Calvary chronicles a week in the life of Irish priest Father James Lavelle. He’s an embattled soul. He was once married. His daughter (Kelly Reilly) is estranged, and recovering from addiction. He tends to his townsfolk, almost entirely of ill repute. In spite of Lavelle’s sleepy seaside locale, there’s fire and brimstone aplenty. The town’s butcher (Chris O’ Dowd) is beating his wife (Orla O’Rourke). The butcher’s wife is sleeping with the town’s mechanic (Isaach De Bankole). Local millionaire Michael Fitzgerald (Dylan Moran) clearly has skeletons in his closet of unknown quantities and begs for Lavelle’s attention through checks, urination, shotguns, and other forms of ostentation. The atheist doctor (Aidan Gillen) is a consistent thorn in Lavelle’s side. These are just a few of many in Lavell’s flock of black sheep.

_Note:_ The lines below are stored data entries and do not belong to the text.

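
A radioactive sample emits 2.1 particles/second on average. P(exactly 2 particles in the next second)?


Poisson(λ=2.1): P(X=2) = e^(-λ)×λ^k/k!
= e^(-2.1) × 2.1^2 / 2!
≈ 0.1224564283 × 4.41 / 2 ≈ 0.270016

P(X=2) ≈ 0.270016 ≈ 27.00%


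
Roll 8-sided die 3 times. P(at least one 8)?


P(no 8)^3 = (7/8)^3 = 343/512
P(≥1) = 1 - 343/512 = 169/512

P = 169/512 ≈ 33.01%


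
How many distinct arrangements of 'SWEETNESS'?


Letters: 9, freq: {'S': 3, 'W': 1, 'E': 3, 'T': 1, 'N': 1}
9!/(3!×1!×3!×1!×1!) = 362880/36 = 10080

10080


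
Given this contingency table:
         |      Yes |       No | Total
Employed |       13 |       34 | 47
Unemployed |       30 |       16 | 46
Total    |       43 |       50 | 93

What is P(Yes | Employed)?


P(Yes | Employed) = 13/(13+34) = 13/47

P(Yes|Employed) = 13/47 ≈ 27.66%


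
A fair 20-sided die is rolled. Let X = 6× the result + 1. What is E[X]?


E[die] = (1+20)/2 = 21/2
E[X] = 6×21/2 + 1 = 64

E[X] = 64


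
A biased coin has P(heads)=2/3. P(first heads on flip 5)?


Geometric: P(X=5) = (1-p)^(k-1)×p = (1/3)^4×2/3 = 2/243

P(X=5) = 2/243 ≈ 0.82%


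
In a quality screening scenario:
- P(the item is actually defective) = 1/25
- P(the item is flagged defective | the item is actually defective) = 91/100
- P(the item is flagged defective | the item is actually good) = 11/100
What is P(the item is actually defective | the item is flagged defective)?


Using Bayes' theorem:
P(A|B) = P(B|A)·P(A) / P(B)

P(the item is flagged defective) = 91/100 × 1/25 + 11/100 × 24/25
= 91/2500 + 66/625 = 71/500

P(the item is actually defective|the item is flagged defective) = (91/2500) / (71/500) = 91/355

P(the item is actually defective|the item is flagged defective) = 91/355 ≈ 25.63%


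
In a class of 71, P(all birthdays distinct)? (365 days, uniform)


P(all different) = Π(365-i)/365 for i=0..70
= (365/365)×(364/365)×...×(295/365)
= 0.000679

P ≈ 0.0007 ≈ 0.07%


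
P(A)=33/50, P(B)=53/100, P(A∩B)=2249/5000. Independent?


P(A)×P(B) = 1749/5000
P(A∩B) = 2249/5000
Not equal → NOT independent

No, not independent


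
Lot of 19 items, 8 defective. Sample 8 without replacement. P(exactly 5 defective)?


Hypergeometric: C(8,5)×C(11,3)/C(19,8)
= 56×165/75582 = 1540/12597

P(X=5) = 1540/12597 ≈ 12.23%


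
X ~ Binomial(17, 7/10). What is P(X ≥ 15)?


P(X ≥ 15) = Σ P(X=i) for i=15..17
P(X=15) = 726376911021279/12500000000000000
P(X=16) = 1694879459049651/100000000000000000
P(X=17) = 232630513987207/100000000000000000
Sum = 773852526120709/10000000000000000

P(X ≥ 15) = 773852526120709/10000000000000000 ≈ 7.74%


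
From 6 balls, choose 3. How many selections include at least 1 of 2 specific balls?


Complement: C(6,3) - C(4,3) = 20 - 4 = 16

16


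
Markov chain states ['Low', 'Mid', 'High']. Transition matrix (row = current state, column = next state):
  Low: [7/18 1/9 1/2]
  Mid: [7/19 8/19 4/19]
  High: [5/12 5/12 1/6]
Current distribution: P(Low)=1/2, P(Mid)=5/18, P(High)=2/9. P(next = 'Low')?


P(next=Low) = Σᵢ P(now=i)×P(i→Low)
= 1/2×7/18 + 5/18×7/19 + 2/9×5/12
= 7/36 + 35/342 + 5/54 = 799/2052

P = 799/2052 ≈ 0.3894


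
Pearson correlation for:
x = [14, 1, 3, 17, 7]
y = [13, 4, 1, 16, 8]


n=5, Σx=42, Σy=42, Σxy=517, Σx²=544, Σy²=506
r = (5×517 - 42×42)/√((5×544 - 42²)(5×506 - 42²))
= 821/√(956×766) = 821/√732296 ≈ 821/855.7430 ≈ 0.9594

r ≈ 0.9594


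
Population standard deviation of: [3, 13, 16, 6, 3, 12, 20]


Mean = 73/7
  (3-73/7)²=2704/49
  (13-73/7)²=324/49
  (16-73/7)²=1521/49
  (6-73/7)²=961/49
  (3-73/7)²=2704/49
  (12-73/7)²=121/49
  (20-73/7)²=4489/49
Σ(x-μ)² = 1832/7
σ² = (1832/7)/7 = 1832/49

σ = √(1832/49) ≈ 6.1146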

There’s only so much one man of the cloth can take. Yet, Lavelle seems strong enough to take it. Lavelle, as much as he may seem like an aimless, ginger bear, is deep in thought, and feels for each and every member of his parish.

Yet, the main reason we see Lavelle interacting with all these souls is because of a startling threat. The good father, while taking confession, is informed that he’s going to be killed in seven days’ time – on a Sunday, for the utmost cruelty and irony.  It would be retribution for the sins of a pedophilic earlier priest, and Lavelle, while not entirely free from damnation himself, surely doesn’t deserve this. Lavelle just happens to be a convenient target.

Lavelle is shaken. He’s not sure if he should give credence to the warning. He consults with his Bishop, but that brings little resolve or action. Lavelle can’t say who he thinks the aggressor is. Lavelle doesn’t exactly know how to proceed with this. Does he await his slaughter on the altar, or do something hastier to save himself?

What the father does do is begin making amends, trying to right the sins of his town by visiting everyone and confronting their guilt, faults, and deep secrets. At times he is gentle and honest. Other times, guns and alcohol and the generally pious nature of man gets in the way. Is there room for penance in a selfish place like this? Will Lavelle be crucified? Calvary’s exploits range from profound, to quaint, to outrageous. It’s like watching someone break up and make up with the Lord many times over.

As a religious moral quandary, Calvary is a thunderous bellow from McDonagh. It’s a film steeped in feisty Catholic guilt and resentment. Lavelle immerses himself in a gripping cast of characters, each more challenging to his church than the last. We see the father struggle with faith, since no one around him has any, and it’s Calvary’s most potent aspect. It’s like watching a Western (both metaphorically and very literally at times), with a stoic, silent type going it alone. Mixing pitch-black comedy with Irish melancholia, McDonagh aims to give a wildly divergent take on religion. It’s blunt, no doubt. When a film is named Calvary, as in the place where Jesus was crucified, there is little room for subtlety, just pomp. McDonagh’s film rings true, just too loudly.

What saves this from being an outright cynical sermon is Brendan Gleeson’s bravura performance. He’s a soft sound board for McDonagh, who’s writing and directing could’ve across like a man torching Bibles on a street corner. Long a second-tier actor, noticeable in side roles in things like Gangs of New York, or Braveheart (or even the Harry Potters, wow he’s been terrific in a lot of movies), Gleeson reunites with The Guard collaborator McDonagh for this modern requiem of faith. Gleeson presents a man torn, deep and true, fearful and fearless. He gives it is all carrying the cross of his people, carrying Calvary to its stunning revelations.